Розы (белые) – вечная любовь, тоска. Не в тему, но расскажу про розовую розу. Её аромат считается сильнейшим антидепрессантом, поэтому подумайте, прежде чем выкинуть букет от назойливого поклонника.

Лилия (оранжевая) – ненависть и отвращение. В Древней Германии существовало поверье, что у каждого цветка лилии есть эльф-покровитель, который рождается и умирает вместе с ним.

Бузина – сочувствие. Сталкивались ли Вы с шутливой поговоркой «в огороде бузина, а в Киеве дядька»? Фраза означает резкое перескакивание с одной темы на другую. А ещё из бузины можно сварганить дудочку.
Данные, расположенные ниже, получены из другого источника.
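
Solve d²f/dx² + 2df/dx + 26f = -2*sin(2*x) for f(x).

f = -11*sin(2*x)/125 + 2*cos(2*x)/125 + C1*cos(5*x)*exp(-x) + C2*exp(-x)*sin(5*x)

Characteristic equation r² + 2r + 26 = 0 has discriminant (2)² - 4·(26) = -100 < 0, so r = -1 ± 5i.
Hence f_h = C1*cos(5*x)*exp(-x) + C2*exp(-x)*sin(5*x).
Try f_p = A*cos(2*x) + B*sin(2*x). Substituting and equating the coefficients of cos(2x) and sin(2x) gives A = 2/125, B = -11/125, so f_p = -11*sin(2*x)/125 + 2*cos(2*x)/125.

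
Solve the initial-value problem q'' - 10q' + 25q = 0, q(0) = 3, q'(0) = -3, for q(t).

q = 3*exp(5*t) - 18*t*exp(5*t)

Characteristic equation r² - 10r + 25 = 0 has discriminant (-10)² - 4·(25) = 0, so r = 5 is a repeated root.
Hence q_h = (C1 + C2*t)*exp(5*t).
Apply the initial conditions: q(0) = C1 = 3 and q'(0) = C2 + 5*C1 = -3. Solving gives C1 = 3, C2 = -18.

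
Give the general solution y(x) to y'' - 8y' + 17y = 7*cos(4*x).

Characteristic equation r² - 8r + 17 = 0 has discriminant (-8)² - 4·(17) = -4 < 0, so r = 4 ± i.
Hence y_h = C1*cos(x)*exp(4*x) + C2*exp(4*x)*sin(x).
Try y_p = A*cos(4*x) + B*sin(4*x). Substituting and equating the coefficients of cos(4x) and sin(4x) gives A = 7/1025, B = -224/1025, so y_p = -224*sin(4*x)/1025 + 7*cos(4*x)/1025.

y = -224*sin(4*x)/1025 + 7*cos(4*x)/1025 + C1*cos(x)*exp(4*x) + C2*exp(4*x)*sin(x)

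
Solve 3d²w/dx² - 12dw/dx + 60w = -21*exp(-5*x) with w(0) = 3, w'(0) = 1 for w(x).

Divide through by 3: w'' - 4w' + 20w = -7*exp(-5*x).
Characteristic equation r² - 4r + 20 = 0 has discriminant (-4)² - 4·(20) = -64 < 0, so r = 2 ± 4i.
Hence w_h = C1*cos(4*x)*exp(2*x) + C2*exp(2*x)*sin(4*x).
Try w_p = A*exp(-5*x). Substituting into the equation and dividing by exp(-5*x) gives A = -7/65, so w_p = -7*exp(-5*x)/65.
General solution: w = -7*exp(-5*x)/65 + C1*cos(4*x)*exp(2*x) + C2*exp(2*x)*sin(4*x).
Apply the initial conditions: w(0) = -7/65 + C1 = 3 and w'(0) = 7/13 + 2*C1 + 4*C2 = 1. Solving gives C1 = 202/65, C2 = -187/130.

w = -7*exp(-5*x)/65 - 187*exp(2*x)*sin(4*x)/130 + 202*cos(4*x)*exp(2*x)/65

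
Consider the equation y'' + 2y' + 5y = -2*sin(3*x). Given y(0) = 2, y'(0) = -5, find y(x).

y = 2*sin(3*x)/13 + 3*cos(3*x)/13 - 24*exp(-x)*sin(2*x)/13 + 23*cos(2*x)*exp(-x)/13

Characteristic equation r² + 2r + 5 = 0 has discriminant (2)² - 4·(5) = -16 < 0, so r = -1 ± 2i.
Hence y_h = C1*cos(2*x)*exp(-x) + C2*exp(-x)*sin(2*x).
Try y_p = A*cos(3*x) + B*sin(3*x). Substituting and equating the coefficients of cos(3x) and sin(3x) gives A = 3/13, B = 2/13, so y_p = 2*sin(3*x)/13 + 3*cos(3*x)/13.
General solution: y = 2*sin(3*x)/13 + 3*cos(3*x)/13 + C1*cos(2*x)*exp(-x) + C2*exp(-x)*sin(2*x).
Apply the initial conditions: y(0) = 3/13 + C1 = 2 and y'(0) = 6/13 - C1 + 2*C2 = -5. Solving gives C1 = 23/13, C2 = -24/13.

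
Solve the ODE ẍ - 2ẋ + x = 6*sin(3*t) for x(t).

Characteristic equation r² - 2r + 1 = 0 has discriminant (-2)² - 4·(1) = 0, so r = 1 is a repeated root.
Hence x_h = (C1 + C2*t)*exp(t).
Try x_p = A*cos(3*t) + B*sin(3*t). Substituting and equating the coefficients of cos(3t) and sin(3t) gives A = 9/25, B = -12/25, so x_p = -12*sin(3*t)/25 + 9*cos(3*t)/25.

x = -12*sin(3*t)/25 + 9*cos(3*t)/25 + C1*exp(t) + C2*t*exp(t)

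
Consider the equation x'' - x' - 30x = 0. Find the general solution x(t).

Characteristic equation r² - r - 30 = 0 factors as (r - 6)(r + 5) = 0, so r = 6, -5.
Hence x_h = C1*exp(6*t) + C2*exp(-5*t).

x = C1*exp(6*t) + C2*exp(-5*t)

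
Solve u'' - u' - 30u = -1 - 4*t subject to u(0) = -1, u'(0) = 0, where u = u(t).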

Маргаритка – невинность, скромность, верность. Слово «маргаритка» переводится с греческого языка как «жемчужина», а рыцари в средние века чеканили на щите этот цветок, если возлюбленная давала согласие на брак.

Скрытые и явные символы, идеи, задумки.

Зеркало, которое разбивает Лев (из воспоминаний Николая) является символом. Разбивший зеркало будет долгие годы несчастен. Также предмет принадлежал Юлии, что говорит о том, что сама судьбапредрекла их на взаимные страдания и муки.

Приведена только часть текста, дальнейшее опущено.